Fisioter Bras 2021;22(4):500-1
EDITORIAL
O
português, o desprazer e a anedonia
Marco
Orsini*, Acary Souza Bulle Oliveira**
*Médico,
D.Sc., **Médico, D.Sc.,
Unifesp, Escola Paulista de Medicina
Correspondência: Marco Orsini, orsinimarco@hotmail.com
A língua portuguesa, indubitavelmente,
fora muito ferida nas últimas décadas. Em associação, a anedonia (lentificação
da capacidade de sentir interesse e prazer), pairou na leitura de artigos
científicos e\ou trabalhos de mestrado e doutorado. Os pesquisadores, salvo
raras exceções, encontram-se “disfuncionais” no que tange aos comportamentos
associados à recompensa ou a domínios de valência positiva, quando se inclinam
para a leitura.
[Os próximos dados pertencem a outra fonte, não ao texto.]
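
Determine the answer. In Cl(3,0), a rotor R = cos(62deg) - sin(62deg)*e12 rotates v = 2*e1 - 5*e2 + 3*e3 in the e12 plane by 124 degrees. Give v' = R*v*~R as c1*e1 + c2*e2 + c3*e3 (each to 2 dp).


Rotor R = cos(62deg) - sin(62deg)*e12
Rotation angle theta = 2 * 62 = 124 degrees in the e12 plane (e1 -> e2).
The component perpendicular to the plane (e3) is invariant: v'_3 = v3 = 3.00
cos(124deg) = -0.5592, sin(124deg) = 0.8290
v'_1 = v1*cos(theta) - v2*sin(theta) = 2*(-0.5592) - (-5)*0.8290 = 3.03
v'_2 = v1*sin(theta) + v2*cos(theta) = 2*0.8290 + (-5)*(-0.5592) = 4.45
v' = 3.03*e1 + 4.45*e2 + 3.00*e3


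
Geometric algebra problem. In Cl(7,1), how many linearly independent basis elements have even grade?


Even subalgebra dimension = 2^(n-1)
n = 7 + 1 = 8
2^(8 - 1) = 2^7 = 128
Verification: sum of C(8,k) for even k = 1 + 28 + 70 + 28 + 1 = 128
Result = 128


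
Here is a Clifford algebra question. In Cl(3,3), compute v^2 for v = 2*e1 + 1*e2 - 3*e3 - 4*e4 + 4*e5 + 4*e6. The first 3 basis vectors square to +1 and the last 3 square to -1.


v^2 = sum of c_i^2 * e_i^2
Positive signature terms (e_i^2 = +1): 2^2 + 1^2 + (-3)^2 = 14
Negative signature terms (e_j^2 = -1): (-4)^2 + 4^2 + 4^2 = 48
v^2 = 14 - 48 = -34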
Um primeiro parágrafo já é capaz de desconstruir a ideia de um
trabalho brilhante, tipo aqueles ovos de Colombo. Realmente a língua
portuguesa, quando bem aplicada, nos antecipa, nos motiva e faz eclodir um
retorno “límbico” do “valeu a pena”.
O
idioma por nós escrito e falado
tornou-se uma espécie de “raridade” quando o assunto
é a nobreza, o gingado, as trocas provisórias e
improvisadas de palavras. Como devemos
corrigir ou melhorar essa discussão? Lendo. O ato de ler
dignifica, fornece
robustez nas discussões e ainda apresenta estímulos
diversos aos substratos
neurais, como estruturas, neurotransmissores e circuitos neurais
semelhantes.
Todos possuímos dons, mas quando esses
pecam, nos sobram a perseverança. Se não somos capazes de remodelar o nosso
DNA, porque não pensar na hipótese epigenética? Ler e escrever funcionam como
facilitadores da plasticidade neural. Essa estória de que o papel aceita tudo
em parte é verdade, pois esse não possui capacidade de expressar o quanto é
agredido com erros de concordância verbal, nominal, crases, pontos e
tal...
Ler é poder viver a partir da nossa
“vidinha” única, muitas outras vidas e
descobrir muitas outras coisas que nos ampliam a humanidade.
Percebam o exemplo de uma repetição de palavras que não “fere” o
nosso idioma.
Quando digo ler e escrever não me refiro
aos artigos e livros científicos, mas uma leitura densa; tipo aquela que nos
preenche e remete algum significado. Não podemos esquecer-nos dos “Poemas
Escolhidos” de Gregório de Matos; “Quincas Borda” de Machado de Assis, “Nove
Noites” de Bernardo Carvalho e “A relíquia” de Eça de Queiroz. Esse último
acreditamos ter sido combalido por uma doença denominada Polineuropatia Amiloidótica Familiar.
Nesse universo de leitura não podemos
deixar de citar a genialidade de Clarice Lispector e, sem ancorar a emoção no
cerne desse texto, as crônicas de Bety Orsini.
Sentimos falta, muita falta da destreza das palavras.
A vida e visão desses autores citados acima estão muito distantes de nós, mas a escrita de um idioma que nascera em nosso Brasil é obrigação para todos que leem esse editorial. Realmente o início de leituras densas nos traz obstáculos de interpretação, de síntese, de “negociação” com os autores. O contexto cultural e literário mudou; infelizmente para pior. Voltemos a sublinhar textos de Machado de Assis; busquemos palavras no dicionário e vejamos o comportamento e “esconderijo” dessas durante os textos. Um sistema filosófico, por mais que não seja admirável, deve eclodir um pouquinho dentro de nós.
Dedico este editorial a Elizabeth Orsini e Carlos Henrique Melo Reis.